(体育館の喧騒と異世界感)
体育館の空気は、詩には向かない。
そのことを、澄音は入場して三秒で悟った。
ステージを照らすスポットライトはやたらと眩しく、スピーカーから流れるBGMは陽気すぎた。観客席ではクラスメイトたちが声を張り上げ、笑いと汗と紙吹雪のような熱気が、言葉の隙間を埋め尽くしている。
彼女は端の席に腰を下ろし、膝の上にノートを置いた。
開いたページの白さが、この喧騒の中ではやけに無防備に見える。
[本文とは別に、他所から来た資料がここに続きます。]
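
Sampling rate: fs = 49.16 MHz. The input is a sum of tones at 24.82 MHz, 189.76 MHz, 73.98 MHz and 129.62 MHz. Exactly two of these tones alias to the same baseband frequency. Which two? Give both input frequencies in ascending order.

24.82 MHz, 73.98 MHz

fs/2 = 24.58 MHz.
24.82 MHz > fs/2 = 24.58 MHz, folds to fs − 24.82 MHz = 24.34 MHz.
189.76 MHz mod fs = 42.28 MHz.
42.28 MHz > fs/2 = 24.58 MHz, folds to fs − 42.28 MHz = 6.88 MHz.
73.98 MHz mod fs = 24.82 MHz.
24.82 MHz > fs/2 = 24.58 MHz, folds to fs − 24.82 MHz = 24.34 MHz.
129.62 MHz mod fs = 31.3 MHz.
31.3 MHz > fs/2 = 24.58 MHz, folds to fs − 31.3 MHz = 17.86 MHz.
24.82 MHz and 73.98 MHz both map to 24.34 MHz.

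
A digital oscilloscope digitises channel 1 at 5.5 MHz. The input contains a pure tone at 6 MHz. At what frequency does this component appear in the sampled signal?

0.5 MHz

6 MHz mod fs = 0.5 MHz.
0.5 MHz ≤ fs/2 = 2.75 MHz, appears at 0.5 MHz.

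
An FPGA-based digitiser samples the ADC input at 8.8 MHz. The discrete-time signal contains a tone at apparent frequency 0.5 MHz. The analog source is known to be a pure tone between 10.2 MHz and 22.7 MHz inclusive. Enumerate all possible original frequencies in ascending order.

17.1 MHz, 18.1 MHz

Frequencies that alias to 0.5 MHz are k·fs ± 0.5 MHz for integer k ≥ 0.
k=0: 0.5 MHz.
k=1: 8.3 MHz, 9.3 MHz.
k=2: 17.1 MHz, 18.1 MHz.
k=3: 25.9 MHz, 26.9 MHz.
Within [10.2 MHz, 22.7 MHz]: 17.1 MHz, 18.1 MHz.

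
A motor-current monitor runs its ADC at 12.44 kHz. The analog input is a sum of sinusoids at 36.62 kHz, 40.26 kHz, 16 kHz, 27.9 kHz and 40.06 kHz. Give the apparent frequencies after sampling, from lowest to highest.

0.7 kHz, 2.74 kHz, 2.94 kHz, 3.02 kHz, 3.56 kHz

fs/2 = 6.22 kHz.
36.62 kHz mod fs = 11.74 kHz.
11.74 kHz > fs/2 = 6.22 kHz, folds to fs − 11.74 kHz = 0.7 kHz.
40.26 kHz mod fs = 2.94 kHz.
2.94 kHz ≤ fs/2 = 6.22 kHz, appears at 2.94 kHz.
16 kHz mod fs = 3.56 kHz.
3.56 kHz ≤ fs/2 = 6.22 kHz, appears at 3.56 kHz.
27.9 kHz mod fs = 3.02 kHz.
3.02 kHz ≤ fs/2 = 6.22 kHz, appears at 3.02 kHz.
40.06 kHz mod fs = 2.74 kHz.
2.74 kHz ≤ fs/2 = 6.22 kHz, appears at 2.74 kHz.
Distinct values: {0.7 kHz, 2.74 kHz, 2.94 kHz, 3.02 kHz, 3.56 kHz}.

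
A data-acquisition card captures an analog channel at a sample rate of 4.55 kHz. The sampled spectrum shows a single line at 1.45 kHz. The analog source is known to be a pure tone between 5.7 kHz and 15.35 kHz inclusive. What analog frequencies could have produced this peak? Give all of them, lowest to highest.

Frequencies that alias to 1.45 kHz are k·fs ± 1.45 kHz for integer k ≥ 0.
k=0: 1.45 kHz.
k=1: 3.1 kHz, 6 kHz.
k=2: 7.65 kHz, 10.55 kHz.
k=3: 12.2 kHz, 15.1 kHz.
k=4: 16.75 kHz, 19.65 kHz.
Within [5.7 kHz, 15.35 kHz]: 6 kHz, 7.65 kHz, 10.55 kHz, 12.2 kHz, 15.1 kHz.

6 kHz, 7.65 kHz, 10.55 kHz, 12.2 kHz, 15.1 kHz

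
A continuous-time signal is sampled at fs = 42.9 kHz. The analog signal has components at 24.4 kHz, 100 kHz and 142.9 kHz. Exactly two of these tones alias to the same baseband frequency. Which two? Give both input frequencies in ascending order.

100 kHz, 142.9 kHz

fs/2 = 21.45 kHz.
24.4 kHz > fs/2 = 21.45 kHz, folds to fs − 24.4 kHz = 18.5 kHz.
100 kHz mod fs = 14.2 kHz.
14.2 kHz ≤ fs/2 = 21.45 kHz, appears at 14.2 kHz.
142.9 kHz mod fs = 14.2 kHz.
14.2 kHz ≤ fs/2 = 21.45 kHz, appears at 14.2 kHz.
100 kHz and 142.9 kHz both map to 14.2 kHz.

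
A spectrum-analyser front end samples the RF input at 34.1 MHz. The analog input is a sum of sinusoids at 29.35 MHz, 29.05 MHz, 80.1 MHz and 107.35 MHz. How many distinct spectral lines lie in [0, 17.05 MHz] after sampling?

fs/2 = 17.05 MHz.
29.35 MHz > fs/2 = 17.05 MHz, folds to fs − 29.35 MHz = 4.75 MHz.
29.05 MHz > fs/2 = 17.05 MHz, folds to fs − 29.05 MHz = 5.05 MHz.
80.1 MHz mod fs = 11.9 MHz.
11.9 MHz ≤ fs/2 = 17.05 MHz, appears at 11.9 MHz.
107.35 MHz mod fs = 5.05 MHz.
5.05 MHz ≤ fs/2 = 17.05 MHz, appears at 5.05 MHz.
Distinct values: {4.75 MHz, 5.05 MHz, 11.9 MHz} → 3.

3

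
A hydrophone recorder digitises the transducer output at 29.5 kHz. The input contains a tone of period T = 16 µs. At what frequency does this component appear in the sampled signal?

3.5 kHz

T = 16 µs → f = 1/T = 62.5 kHz.
62.5 kHz mod fs = 3.5 kHz.
3.5 kHz ≤ fs/2 = 14.75 kHz, appears at 3.5 kHz.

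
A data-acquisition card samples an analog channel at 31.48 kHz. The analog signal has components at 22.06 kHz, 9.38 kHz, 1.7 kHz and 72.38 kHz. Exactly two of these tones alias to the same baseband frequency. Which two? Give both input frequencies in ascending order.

fs/2 = 15.74 kHz.
22.06 kHz > fs/2 = 15.74 kHz, folds to fs − 22.06 kHz = 9.42 kHz.
9.38 kHz ≤ fs/2 = 15.74 kHz, passes unchanged.
1.7 kHz ≤ fs/2 = 15.74 kHz, passes unchanged.
72.38 kHz mod fs = 9.42 kHz.
9.42 kHz ≤ fs/2 = 15.74 kHz, appears at 9.42 kHz.
22.06 kHz and 72.38 kHz both map to 9.42 kHz.

22.06 kHz, 72.38 kHz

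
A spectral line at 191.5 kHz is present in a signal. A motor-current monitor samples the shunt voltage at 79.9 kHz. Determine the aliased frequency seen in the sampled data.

31.7 kHz

191.5 kHz mod fs = 31.7 kHz.
31.7 kHz ≤ fs/2 = 39.95 kHz, appears at 31.7 kHz.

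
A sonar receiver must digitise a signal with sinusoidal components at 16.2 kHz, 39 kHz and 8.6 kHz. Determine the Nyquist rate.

Highest-frequency component: 39 kHz.
Nyquist rate = 2 × 39 kHz = 78 kHz.

78 kHz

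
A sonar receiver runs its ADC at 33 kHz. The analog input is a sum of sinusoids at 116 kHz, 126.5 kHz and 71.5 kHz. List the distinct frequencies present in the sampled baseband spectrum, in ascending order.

5.5 kHz, 16 kHz

fs/2 = 16.5 kHz.
116 kHz mod fs = 17 kHz.
17 kHz > fs/2 = 16.5 kHz, folds to fs − 17 kHz = 16 kHz.
126.5 kHz mod fs = 27.5 kHz.
27.5 kHz > fs/2 = 16.5 kHz, folds to fs − 27.5 kHz = 5.5 kHz.
71.5 kHz mod fs = 5.5 kHz.
5.5 kHz ≤ fs/2 = 16.5 kHz, appears at 5.5 kHz.
Distinct values: {5.5 kHz, 16 kHz}.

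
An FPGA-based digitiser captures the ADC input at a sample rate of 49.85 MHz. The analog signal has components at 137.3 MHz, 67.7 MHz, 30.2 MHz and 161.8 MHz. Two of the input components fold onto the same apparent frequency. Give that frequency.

12.25 MHz

fs/2 = 24.925 MHz.
137.3 MHz mod fs = 37.6 MHz.
37.6 MHz > fs/2 = 24.925 MHz, folds to fs − 37.6 MHz = 12.25 MHz.
67.7 MHz mod fs = 17.85 MHz.
17.85 MHz ≤ fs/2 = 24.925 MHz, appears at 17.85 MHz.
30.2 MHz > fs/2 = 24.925 MHz, folds to fs − 30.2 MHz = 19.65 MHz.
161.8 MHz mod fs = 12.25 MHz.
12.25 MHz ≤ fs/2 = 24.925 MHz, appears at 12.25 MHz.
137.3 MHz and 161.8 MHz both map to 12.25 MHz.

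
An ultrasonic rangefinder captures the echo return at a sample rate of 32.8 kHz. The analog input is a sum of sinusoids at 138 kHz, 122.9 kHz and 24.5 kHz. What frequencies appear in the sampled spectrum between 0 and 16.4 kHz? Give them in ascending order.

6.8 kHz, 8.3 kHz

fs/2 = 16.4 kHz.
138 kHz mod fs = 6.8 kHz.
6.8 kHz ≤ fs/2 = 16.4 kHz, appears at 6.8 kHz.
122.9 kHz mod fs = 24.5 kHz.
24.5 kHz > fs/2 = 16.4 kHz, folds to fs − 24.5 kHz = 8.3 kHz.
24.5 kHz > fs/2 = 16.4 kHz, folds to fs − 24.5 kHz = 8.3 kHz.
Distinct values: {6.8 kHz, 8.3 kHz}.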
筆箱からペンを取り出す手が、少し震えているのは――緊張ではなく、場違いな意識のせいだ。
体育館の空気は、詩には向かない。
汗と笑いが、言葉よりも先に飛び交っている。
けれど、私はここにいる。
軽口ひとつで、言葉に責任を持つ羽目になった詩人として。
観客席のあちこちから、坂井の名前が叫ばれるたび、澄音の胸が微妙に揺れた。
その振動はまるで、詩行のあいだに無理やり差し込まれた感嘆符のようで――音と熱の渦の中、彼女だけが静かに息を呑んでいた。
ノートの片隅に、ふと小さく書く。
「筋肉という言葉が、こんなに響く日が来るとは。」
書いて、自分で苦笑した。
今日の空気は、どこまでも現実的で、どこまでも不詩的だった。
だがその現実の只中に、なぜか目を離せない何かが、いま光を放とうとしていた。